5. Conclusion and Recommendation

The prevalence of cigarette smoking among residents in the Hossana town is high. Furthermore, cigarette smoking was found to be substantially linked to illiteracy, alcohol consumption, and parental smoking in this study. The zonal health department, woreda health office, and health facilities should focus on regular surveys on prevalence and determinants of all forms of tobacco use in the general population and adjusting outreach session program for health professionals and health extension workers as much as possible. The researchers are recommended to conduct further research on cigarette smoking with strong epidemiological design to overcome the limitation of this study.

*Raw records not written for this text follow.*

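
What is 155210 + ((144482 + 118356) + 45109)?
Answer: 463157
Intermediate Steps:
155210 + ((144482 + 118356) + 45109) = 155210 + (262838 + 45109) = 155210 + 307947 = 463157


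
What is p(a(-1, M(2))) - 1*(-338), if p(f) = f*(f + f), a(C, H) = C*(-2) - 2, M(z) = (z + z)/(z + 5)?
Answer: 338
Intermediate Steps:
M(z) = 2*z/(5 + z) (M(z) = (2*z)/(5 + z) = 2*z/(5 + z))
a(C, H) = -2 - 2*C (a(C, H) = -2*C - 2 = -2 - 2*C)
p(f) = 2*f**2 (p(f) = f*(2*f) = 2*f**2)
p(a(-1, M(2))) - 1*(-338) = 2*(-2 - 2*(-1))**2 - 1*(-338) = 2*(-2 + 2)**2 + 338 = 2*0**2 + 338 = 2*0 + 338 = 0 + 338 = 338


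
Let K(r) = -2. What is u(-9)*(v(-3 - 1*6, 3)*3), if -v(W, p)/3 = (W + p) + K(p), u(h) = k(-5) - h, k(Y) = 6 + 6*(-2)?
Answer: 216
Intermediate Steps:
k(Y) = -6 (k(Y) = 6 - 12 = -6)
u(h) = -6 - h
v(W, p) = 6 - 3*W - 3*p (v(W, p) = -3*((W + p) - 2) = -3*(-2 + W + p) = 6 - 3*W - 3*p)
u(-9)*(v(-3 - 1*6, 3)*3) = (-6 - 1*(-9))*((6 - 3*(-3 - 1*6) - 3*3)*3) = (-6 + 9)*((6 - 3*(-3 - 6) - 9)*3) = 3*((6 - 3*(-9) - 9)*3) = 3*((6 + 27 - 9)*3) = 3*(24*3) = 3*72 = 216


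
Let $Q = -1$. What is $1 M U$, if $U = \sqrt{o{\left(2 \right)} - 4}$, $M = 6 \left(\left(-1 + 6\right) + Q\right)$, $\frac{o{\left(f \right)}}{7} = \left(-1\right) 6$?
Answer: $24 i \sqrt{46} \approx 162.78 i$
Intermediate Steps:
$o{\left(f \right)} = -42$ ($o{\left(f \right)} = 7 \left(\left(-1\right) 6\right) = 7 \left(-6\right) = -42$)
$M = 24$ ($M = 6 \left(\left(-1 + 6\right) - 1\right) = 6 \left(5 - 1\right) = 6 \cdot 4 = 24$)
$U = i \sqrt{46}$ ($U = \sqrt{-42 - 4} = \sqrt{-46} = i \sqrt{46} \approx 6.7823 i$)
$1 M U = 1 \cdot 24 i \sqrt{46} = 24 i \sqrt{46}$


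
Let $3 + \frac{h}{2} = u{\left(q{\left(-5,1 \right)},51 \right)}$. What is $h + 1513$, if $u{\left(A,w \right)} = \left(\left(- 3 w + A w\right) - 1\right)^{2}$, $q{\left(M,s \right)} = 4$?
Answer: $6507$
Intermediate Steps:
$u{\left(A,w \right)} = \left(-1 - 3 w + A w\right)^{2}$
$h = 4994$ ($h = -6 + 2 \left(1 + 3 \cdot 51 - 4 \cdot 51\right)^{2} = -6 + 2 \left(1 + 153 - 204\right)^{2} = -6 + 2 \left(-50\right)^{2} = -6 + 2 \cdot 2500 = -6 + 5000 = 4994$)
$h + 1513 = 4994 + 1513 = 6507$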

6. Strength and Limitations

This study looks into the prevalence of cigarette smoking and related factors in adult age groups that are rarely looked into. Because this study is based on self-report, the prevalence of cigarette smoking may be under- or overreported.


AOR:Adjusted odds ratio
COR:Crude odds ratio
FCTC:Framework Convention on Tobacco Control
SPSS:Statistical Package for the Social Sciences
WHO:World Health Organization.

Data Availability

The data that supports the findings of this study are available; however, due to some sensitive problems, there may be some restrictions on their use. However, upon reasonable request, data can be obtained from the respective author.

Ethical Approval

After receiving approval from Wachemo University College of Medicine and Health Sciences Ethical Committee, the data was collected.

Following an explanation of the study’s goal, study volunteers were asked to participate voluntarily. All data gathered from study participants was kept strictly secret. To take part in this study, all individuals gave their informed consent.

Conflicts of Interest

The authors declare that they have no competing interests.

Authors’ Contributions

AB led the conception, methods, validation, analysis, fund securing, and manuscript preparation, while TT, TE, FE, EA, AM, LA, DS, TT, and DE participated in data analysis, methods, statistical techniques, and manuscript preparation. The final version of this work has been read and approved by all of the authors. All authors contributed significantly to the conception and design, data acquisition, and data analysis and interpretation; participated in the drafting of the article or critically revised it for important intellectual content; agreed to submit to the current journal; gave final approval of the version to be published; and agreed to be accountable for all aspects of the work.


The authors would like to express their gratitude to Wachemo University for allowing them to conduct this research. We would like to thank the supervisors and data collectors for their dedication during the data collection process. We would also like to express our gratitude to respondents for their willingness to provide critical data for the study. The Wachemo University College of Medicine and Health Sciences provided funding for this research.